The three architectural firms working as team will spend a combined 1,994 hours working on the first phase and 990 hours on the second phase at a cost of $125 per hour to produce a report that would help guide the board in making a decision on what to do about the district’s aging facilities.

The five board members who voted to support the development of the master plan — Sheldon Bailey, Jeff Mays, Scott Stone, Sayeed Ali and President Stephanie Erwin — said they feel the cost is justified because the study will produce a thorough analysis of all options being considered, including site plans, floor plans, construction schedules and many other details of a school construction program that could cost $75 million or more.

“This is what we need to do,” Erwin said.

“This is a natural next step,” agreed Bailey. “I’m really in favor of this.”

Stone said spending about one-half of 1 percent of a $75 million project to prepare a solid planning document “probably makes sense.”

Mays said he wanted to make sure the architects provide a fair review of the district’s current facilities to find out which assets can still be used in the future. “There’s a large part of the community that says we can do what we need to do with what we’ve got,” Mays said. “I certainly don’t want to discount that.”

Ali said he was supportive of developing a detailed master plan, but he questioned the need to spend a lot of time and money reviewing options that aren’t likely to be adopted. For example, he pointed to a proposal that the architectural team explore a local citizen’s proposal to build a new high school and put all of the district’s elementary students into the current high school building.

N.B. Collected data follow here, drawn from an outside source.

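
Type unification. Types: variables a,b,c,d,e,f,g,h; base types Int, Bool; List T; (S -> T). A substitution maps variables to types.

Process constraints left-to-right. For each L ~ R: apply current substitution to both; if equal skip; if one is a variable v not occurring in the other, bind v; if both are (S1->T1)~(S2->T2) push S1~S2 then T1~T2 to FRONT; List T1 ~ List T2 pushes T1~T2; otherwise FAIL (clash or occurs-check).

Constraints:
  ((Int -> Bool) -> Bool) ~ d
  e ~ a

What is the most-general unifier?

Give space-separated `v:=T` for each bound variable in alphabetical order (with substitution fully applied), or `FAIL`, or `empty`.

step 1: unify ((Int -> Bool) -> Bool) ~ d  [subst: {-} | 1 pending]
  bind d := ((Int -> Bool) -> Bool)
step 2: unify e ~ a  [subst: {d:=((Int -> Bool) -> Bool)} | 0 pending]
  bind e := a

Answer: d:=((Int -> Bool) -> Bool) e:=a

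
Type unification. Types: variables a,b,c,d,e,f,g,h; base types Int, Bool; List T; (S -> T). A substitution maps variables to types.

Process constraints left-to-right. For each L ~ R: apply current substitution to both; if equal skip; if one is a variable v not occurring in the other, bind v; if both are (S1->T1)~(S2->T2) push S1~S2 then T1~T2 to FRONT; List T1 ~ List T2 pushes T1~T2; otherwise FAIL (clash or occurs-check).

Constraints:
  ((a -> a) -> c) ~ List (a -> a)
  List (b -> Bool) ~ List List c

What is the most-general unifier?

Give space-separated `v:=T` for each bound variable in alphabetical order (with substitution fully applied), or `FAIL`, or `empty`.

Answer: FAIL

Derivation:
step 1: unify ((a -> a) -> c) ~ List (a -> a)  [subst: {-} | 1 pending]
  clash: ((a -> a) -> c) vs List (a -> a)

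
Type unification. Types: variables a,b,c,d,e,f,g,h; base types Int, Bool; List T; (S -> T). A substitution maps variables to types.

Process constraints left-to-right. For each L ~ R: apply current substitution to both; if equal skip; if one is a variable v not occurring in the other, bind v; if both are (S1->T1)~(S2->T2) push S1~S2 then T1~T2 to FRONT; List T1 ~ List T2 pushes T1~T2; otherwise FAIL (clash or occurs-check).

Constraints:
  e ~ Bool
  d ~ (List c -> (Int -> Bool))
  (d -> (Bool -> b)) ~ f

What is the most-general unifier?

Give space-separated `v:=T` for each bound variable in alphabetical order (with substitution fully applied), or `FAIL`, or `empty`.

Answer: d:=(List c -> (Int -> Bool)) e:=Bool f:=((List c -> (Int -> Bool)) -> (Bool -> b))

Derivation:
step 1: unify e ~ Bool  [subst: {-} | 2 pending]
  bind e := Bool
step 2: unify d ~ (List c -> (Int -> Bool))  [subst: {e:=Bool} | 1 pending]
  bind d := (List c -> (Int -> Bool))
step 3: unify ((List c -> (Int -> Bool)) -> (Bool -> b)) ~ f  [subst: {e:=Bool, d:=(List c -> (Int -> Bool))} | 0 pending]
  bind f := ((List c -> (Int -> Bool)) -> (Bool -> b))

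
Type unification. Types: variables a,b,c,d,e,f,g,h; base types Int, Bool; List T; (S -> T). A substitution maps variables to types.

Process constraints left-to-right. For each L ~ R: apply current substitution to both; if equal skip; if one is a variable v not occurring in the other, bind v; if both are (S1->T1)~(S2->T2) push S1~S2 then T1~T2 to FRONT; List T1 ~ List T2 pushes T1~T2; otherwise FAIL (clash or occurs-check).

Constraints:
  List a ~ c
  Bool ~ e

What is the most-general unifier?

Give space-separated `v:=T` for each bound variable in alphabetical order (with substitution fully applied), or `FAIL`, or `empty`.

Answer: c:=List a e:=Bool

Derivation:
step 1: unify List a ~ c  [subst: {-} | 1 pending]
  bind c := List a
step 2: unify Bool ~ e  [subst: {c:=List a} | 0 pending]
  bind e := Bool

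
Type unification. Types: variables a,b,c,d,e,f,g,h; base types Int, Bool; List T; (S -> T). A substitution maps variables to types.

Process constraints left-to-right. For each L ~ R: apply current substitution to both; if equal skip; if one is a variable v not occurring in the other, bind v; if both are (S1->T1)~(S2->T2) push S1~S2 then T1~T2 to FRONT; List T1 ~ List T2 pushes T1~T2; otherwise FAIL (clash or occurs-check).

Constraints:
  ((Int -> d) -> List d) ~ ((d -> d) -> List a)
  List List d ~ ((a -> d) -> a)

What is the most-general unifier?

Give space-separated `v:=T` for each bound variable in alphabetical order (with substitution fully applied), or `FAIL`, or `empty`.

Answer: FAIL

Derivation:
step 1: unify ((Int -> d) -> List d) ~ ((d -> d) -> List a)  [subst: {-} | 1 pending]
  -> decompose arrow: push (Int -> d)~(d -> d), List d~List a
step 2: unify (Int -> d) ~ (d -> d)  [subst: {-} | 2 pending]
  -> decompose arrow: push Int~d, d~d
step 3: unify Int ~ d  [subst: {-} | 3 pending]
  bind d := Int
step 4: unify Int ~ Int  [subst: {d:=Int} | 2 pending]
  -> identical, skip
step 5: unify List Int ~ List a  [subst: {d:=Int} | 1 pending]
  -> decompose List: push Int~a
step 6: unify Int ~ a  [subst: {d:=Int} | 1 pending]
  bind a := Int
step 7: unify List List Int ~ ((Int -> Int) -> Int)  [subst: {d:=Int, a:=Int} | 0 pending]
  clash: List List Int vs ((Int -> Int) -> Int)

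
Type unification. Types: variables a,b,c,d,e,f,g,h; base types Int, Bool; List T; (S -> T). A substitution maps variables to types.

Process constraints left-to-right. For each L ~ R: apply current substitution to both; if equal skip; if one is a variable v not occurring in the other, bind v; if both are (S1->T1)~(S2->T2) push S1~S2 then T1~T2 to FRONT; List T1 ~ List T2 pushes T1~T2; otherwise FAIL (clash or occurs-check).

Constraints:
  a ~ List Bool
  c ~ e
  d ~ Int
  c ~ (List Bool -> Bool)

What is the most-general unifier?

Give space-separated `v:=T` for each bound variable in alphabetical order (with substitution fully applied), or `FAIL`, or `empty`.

step 1: unify a ~ List Bool  [subst: {-} | 3 pending]
  bind a := List Bool
step 2: unify c ~ e  [subst: {a:=List Bool} | 2 pending]
  bind c := e
step 3: unify d ~ Int  [subst: {a:=List Bool, c:=e} | 1 pending]
  bind d := Int
step 4: unify e ~ (List Bool -> Bool)  [subst: {a:=List Bool, c:=e, d:=Int} | 0 pending]
  bind e := (List Bool -> Bool)

Answer: a:=List Bool c:=(List Bool -> Bool) d:=Int e:=(List Bool -> Bool)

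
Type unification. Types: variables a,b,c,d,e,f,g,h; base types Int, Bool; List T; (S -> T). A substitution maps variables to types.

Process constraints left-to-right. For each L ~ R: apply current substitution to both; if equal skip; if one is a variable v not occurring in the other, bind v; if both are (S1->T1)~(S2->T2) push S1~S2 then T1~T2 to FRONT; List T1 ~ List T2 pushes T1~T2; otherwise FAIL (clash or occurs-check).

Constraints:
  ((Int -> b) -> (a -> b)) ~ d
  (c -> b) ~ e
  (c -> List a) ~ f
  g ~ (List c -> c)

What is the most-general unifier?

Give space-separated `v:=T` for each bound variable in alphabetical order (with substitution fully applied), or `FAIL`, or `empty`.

Answer: d:=((Int -> b) -> (a -> b)) e:=(c -> b) f:=(c -> List a) g:=(List c -> c)

Derivation:
step 1: unify ((Int -> b) -> (a -> b)) ~ d  [subst: {-} | 3 pending]
  bind d := ((Int -> b) -> (a -> b))
step 2: unify (c -> b) ~ e  [subst: {d:=((Int -> b) -> (a -> b))} | 2 pending]
  bind e := (c -> b)
step 3: unify (c -> List a) ~ f  [subst: {d:=((Int -> b) -> (a -> b)), e:=(c -> b)} | 1 pending]
  bind f := (c -> List a)
step 4: unify g ~ (List c -> c)  [subst: {d:=((Int -> b) -> (a -> b)), e:=(c -> b), f:=(c -> List a)} | 0 pending]
  bind g := (List c -> c)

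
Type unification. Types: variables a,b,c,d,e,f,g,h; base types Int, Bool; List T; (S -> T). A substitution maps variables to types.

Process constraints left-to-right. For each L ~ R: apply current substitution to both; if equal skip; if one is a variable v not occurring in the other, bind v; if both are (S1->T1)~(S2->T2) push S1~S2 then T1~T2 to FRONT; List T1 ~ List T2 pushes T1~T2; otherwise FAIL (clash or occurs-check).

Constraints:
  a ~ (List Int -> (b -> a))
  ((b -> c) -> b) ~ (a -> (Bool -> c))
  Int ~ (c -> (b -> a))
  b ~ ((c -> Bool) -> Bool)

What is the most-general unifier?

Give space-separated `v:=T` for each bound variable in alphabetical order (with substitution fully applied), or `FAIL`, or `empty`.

Answer: FAIL

Derivation:
step 1: unify a ~ (List Int -> (b -> a))  [subst: {-} | 3 pending]
  occurs-check fail: a in (List Int -> (b -> a))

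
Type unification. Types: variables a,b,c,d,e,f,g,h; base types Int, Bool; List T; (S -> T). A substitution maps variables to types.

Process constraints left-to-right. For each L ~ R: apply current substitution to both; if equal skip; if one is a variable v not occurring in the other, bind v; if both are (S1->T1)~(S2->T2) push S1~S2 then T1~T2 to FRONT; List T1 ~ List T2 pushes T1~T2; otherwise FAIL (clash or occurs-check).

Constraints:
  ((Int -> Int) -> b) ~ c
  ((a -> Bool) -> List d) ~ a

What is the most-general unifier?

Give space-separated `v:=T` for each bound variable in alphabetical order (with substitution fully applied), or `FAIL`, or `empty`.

Answer: FAIL

Derivation:
step 1: unify ((Int -> Int) -> b) ~ c  [subst: {-} | 1 pending]
  bind c := ((Int -> Int) -> b)
step 2: unify ((a -> Bool) -> List d) ~ a  [subst: {c:=((Int -> Int) -> b)} | 0 pending]
  occurs-check fail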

Ali said building a new high school doesn’t appear to be economically feasible, “so maybe research doesn’t even have to be done” on that idea.

Todd Moore of Architechnics, who served as spokesman for the three architectural/engineering firms, said the proposal to build a new high school was included in the suggested list of tasks because “we don’t want to limit ourselves” when looking at all options for the district.

However, because a new high school would likely cost in the range of $120 million to $150 million, “we’re not going to spend a lot of time in that area because right out of the gate we know it’s not feasible from an economic standpoint,” Moore said.

Plans submitted by the architectural firms call for creating a steering committee to oversee the development of the master plan and to make recommendations to the full School Board.

During the first phase of the master plan development, the architects and engineers will meet with school personnel to gather ideas on what features would be important to include in any new or renovated schools. The team also might host a public forum.